Optimization of the Hot Working Parameters and Constitutive Analysis of NiAlCrFeMo High-Entropy Alloy during Hot Forming

It is well known that high-entropy alloys (HEAs) possess excellent mechanical and physical properties, but their narrow hot working window makes it challenging to manufacture components through hot deformation. To optimize the hot processing window parameters, hot compression tests were conducted to construct a hot processing map, and a set of suitable constitutive equations was established to describe the hot deformation behavior of the NiAlCrFeMo HEA for numerical simulations.
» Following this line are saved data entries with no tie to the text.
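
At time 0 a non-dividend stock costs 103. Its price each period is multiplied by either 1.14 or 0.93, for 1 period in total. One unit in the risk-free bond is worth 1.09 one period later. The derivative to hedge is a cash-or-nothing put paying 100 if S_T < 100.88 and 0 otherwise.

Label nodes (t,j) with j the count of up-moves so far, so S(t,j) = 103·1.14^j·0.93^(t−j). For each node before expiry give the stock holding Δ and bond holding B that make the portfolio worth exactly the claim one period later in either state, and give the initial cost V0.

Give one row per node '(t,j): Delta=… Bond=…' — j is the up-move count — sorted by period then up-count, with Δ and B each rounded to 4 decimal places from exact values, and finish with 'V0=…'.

(0,0): Delta=-4.6232 Bond=498.0341
V0=21.8436

The replicating-portfolio and risk-neutral prices coincide; use p* = (1.09−0.93)/(1.14−0.93) = 0.7619 for the latter.
Terminal payoffs: V(1,0)=100.0000, V(1,1)=0.0000
Node (0,0) S=103.0000: V=(p*·0.0000+(1−p*)·100.0000)/1.09=21.8436; Δ=(0.0000−100.0000)/(117.4200−95.7900)=-4.6232; B=V−Δ·S=498.0341
Each (Δ,B) replicates both successor values, so the strategy is self-financing and V0 is arbitrage-free.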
The hot compression experiments were performed using a Gleeble−3800 thermal simulator at deformation temperatures of 1373.15 K, 1423.15 K, and 1473.15 K, with strain rates of 0.001 s⁻¹, 0.01 s⁻¹, and 0.1 s⁻¹, respectively. The results of the processing map indicate that the optimal processing parameters are 1373.15–1423.15 K/0.001–0.01 s⁻¹, 1423.15 K/0.1–0.5 s⁻¹, and 1473.15 K/0.001 s⁻¹. The activation energy for dynamic recrystallization is 363.607 kJ/mol. The modified Arrhenius and Laasraoui-Jonas constitutive models were developed to predict the flow stress behavior, and the Laasraoui–Jonas model demonstrated good predictive capability.